My buddy went out sat afternoon fished North of Nelly- caught 4 in 5 hours.

Another local pair fished 93 to 328 then 664 to 93 and blanked out.

You did good.


----------



## Flyfish Dog (Nov 6, 2007)

Nice report! Been wanting to get out in the yak for some time but probably wont be until labor weekend. That if the doc says I may be able to go.


----------



## JLeephoto (Apr 12, 2008)

-Mike- not sure if that makes me feel better or worse. Wish everyone was catching fish, but if that's not possible, I guess I'm glad it's not just me.


----------



## Smallmouth Crazy (Apr 4, 2006)

I will be heading down that way towards the end of this month with the family to spend a couple days in a cabin, been over the hocking a couple times heading into Logan, is the fishing descent in that area?? is there a area to park?? right now my Son and I only have plans to hit Lake Logan but if things are slow there I would like to have a backup.


----------



## -mike- (Sep 26, 2008)

If in fact you are smallmouth crazy, you would be crazy to fish lake logan and make the hocking your back up. 
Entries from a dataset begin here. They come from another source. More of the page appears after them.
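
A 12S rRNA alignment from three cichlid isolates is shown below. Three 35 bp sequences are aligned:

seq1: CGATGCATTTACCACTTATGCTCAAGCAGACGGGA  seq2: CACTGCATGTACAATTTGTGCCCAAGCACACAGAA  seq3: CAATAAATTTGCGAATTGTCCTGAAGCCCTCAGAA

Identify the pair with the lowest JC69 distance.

seq1–seq2: 10/35 differ, p = 0.286, d = 0.360.
seq1–seq3: 14/35 differ, p = 0.400, d = 0.572.
seq2–seq3: 12/35 differ, p = 0.343, d = 0.458.
The smallest distance is between seq1 and seq2.

seq1 and seq2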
Although fishin has been a bit weird so far this year, if your son is old enough I would plan on beatin the water to death from logan to nelly. canoes and crawdads are good bets, but wading the river is my preferrred method. right now the water is still up and dingy, but I will hit it this weekend and report back.


----------



## saugeye2 (Feb 15, 2009)

hit the river around logan this evening, one small rock bass, one smallie busted my buzzbait but didn't hook up, slow for me this evening


----------



## Smallmouth Crazy (Apr 4, 2006)

-mike- said:


> If in fact you are smallmouth crazy, you would be crazy to fish lake logan and make the hocking your back up.
> 
> Although fishin has been a bit weird so far this year, if your son is old enough I would plan on beatin the water to death from logan to nelly. canoes and crawdads are good bets, but wading the river is my preferrred method. right now the water is still up and dingy, but I will hit it this weekend and report back.


I really dont know the area thats the main reason for me saying that, I wouldnt know where to park or anything around the Hocking, I have heard its a good flow but like I said I never have fished it(or Logan) plus Im sure the wifey has part of our time planned out already I will try to get over there with some topwater towards evening and see what happens, dont really want to wade it as I dont know the water and dont want to take a swim.


----------



## snuff (Apr 19, 2007)

Personally I use live bait most of the time but my brother uses the real small buzz bait, I think 1/4 oz in white He gets a lot of nice smallies that way.


----------



## Smallmouth Crazy (Apr 4, 2006)

snuff said:


> Personally I use live bait most of the time but my brother uses the real small buzz bait, I think 1/4 oz in white He gets a lot of nice smallies that way.


I use bass minnows alot and do really well alot of times.


----------



## JLeephoto (Apr 12, 2008)

Talk to -Mike-. He hooked me up with good put-in take out spots, baits to use, etc. Nothing like local knowledge of the water. I found most of the river easy to wade as well and imagine he, or other locals, could tell you how to avoid going swimming. There are also some good bank fishing areas. One of the waders I met was wearing a life jacket but said he only had to swim one area under a bridge that had a deep drop. I tried wading for about a mile and never got deeper than my chest though the flow may have changed in the last few weeks since I've been there.


----------



## Smallmouth Crazy (Apr 4, 2006)

Any fished the Hocking the last day or so?? we will be checking into our cabin on Monday and Im just curious how things are going?? any lures I might need to have?? Thanks


----------



## tnant1 (Nov 21, 2006)

I've never fished it but wanted too. My favorite smallie bait is a green pumpkinseed (or brown) tube bounced off the bottom. Bounce, bounce wait for it!


----------



## Smallmouth Crazy (Apr 4, 2006)

Is the Hocking up from all the rains?? the streams in Central Ohio took a big jump.


----------



## -mike- (Sep 26, 2008)

To put it politely- it is all assed up right now.


----------



## RiverWader (Apr 1, 2006)

The river is unfishable right and will be that way till next weekend maybe longer


----------



## JLeephoto (Apr 12, 2008)

This site has pretty good info on levels/flow once you learn to read it. It helped me discover that the little Muskingum was (surprisingly) OK yesterday with all the rains. http://waterdata.usgs.gov/nwis/uv?03159500


----------



## Smallmouth Crazy (Apr 4, 2006)

Thanks guys for the info.


----------